Since the beginning of the coronavirus crisis in March, tourism industry players, including minister Savvas Perdios, have been treating the pandemic as a temporary situation.
Perdios assured early on that according to his data things would look up by July and August and 600,000 visitors would come. When that didn’t materialise, September became the big hope. That turned out to be 83.4 per cent down on the previous year as we saw a few days ago.
On Tuesday there was an extraordinary meeting of the Cyprus Hotels Association with Perdios and Labour Minister Zeta Emilianidou, revealing that revenue from tourism was down 88.5 per cent this year.
The visitors and money have disappeared, but the optimism seems to be alive and well, as misplaced as it is. According to a press release after the event, the notion appears to still exist that this is a temporary crisis. It’s not, and not because coronavirus will eventually wear itself out and disappear for the most part as all pandemics of the past have done.
The World Economic Forum’s ‘Great Reset’ is due to be rolled out next year and tourism is one of the biggest sectors earmarked for global-altering changes, given the impact of air travel on the planet. But it seems we did not all get the memo.
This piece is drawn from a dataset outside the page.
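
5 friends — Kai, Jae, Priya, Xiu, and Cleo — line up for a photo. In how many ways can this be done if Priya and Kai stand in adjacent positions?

48

Treat {Priya, Kai} as a single unit. There are 4 units to order, and the pair itself can be ordered 2 ways.
That gives 2 × 4! = 2 × 24 = 48.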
The Great Reset is putting climate change and social issues at the heart of future policymaking and business decisions. According to the OECD, post-Covid economics, combined with the fourth industrial revolution (AI), must be fully aligned with the UN’s sustainable development goals. In tourism, this will result in separating the wheat from the chaff, go green and move with the technology or die effectively.
Also, people have changed their habits. Eight months of the pandemic has bred in many a fear of travelling and crowded spaces. How many will just revert to the old paradigm of the mass market tourism experience, packed beaches and bars, drunken shenanigans, casual eating? How many will want to join the ‘new normal’ way of travelling, so-called health passports, tracing apps, testing, social distancing, temperature checks, masks, zero fun.
You might hear that the Covid vaccine will solve everything and things will go back to normal then. Well, according to WHO chief Tedros Adhanom recently the vaccine will be a “vital tool” but it won’t end pandemic on its own and there’s no guarantee scientists will find one. He said the public must learn to manage the virus and make “permanent adjustments” to their daily lives.
“In particular, the Covid-19 pandemic has given new impetus to the need to accelerate efforts to respond to climate change. The Covid-19 pandemic has given us a glimpse of our world as it could be: cleaner skies and rivers. We will not, we cannot go back to the way things were,” he said.
The tourism industry needs to take heed and look to a different future entirely.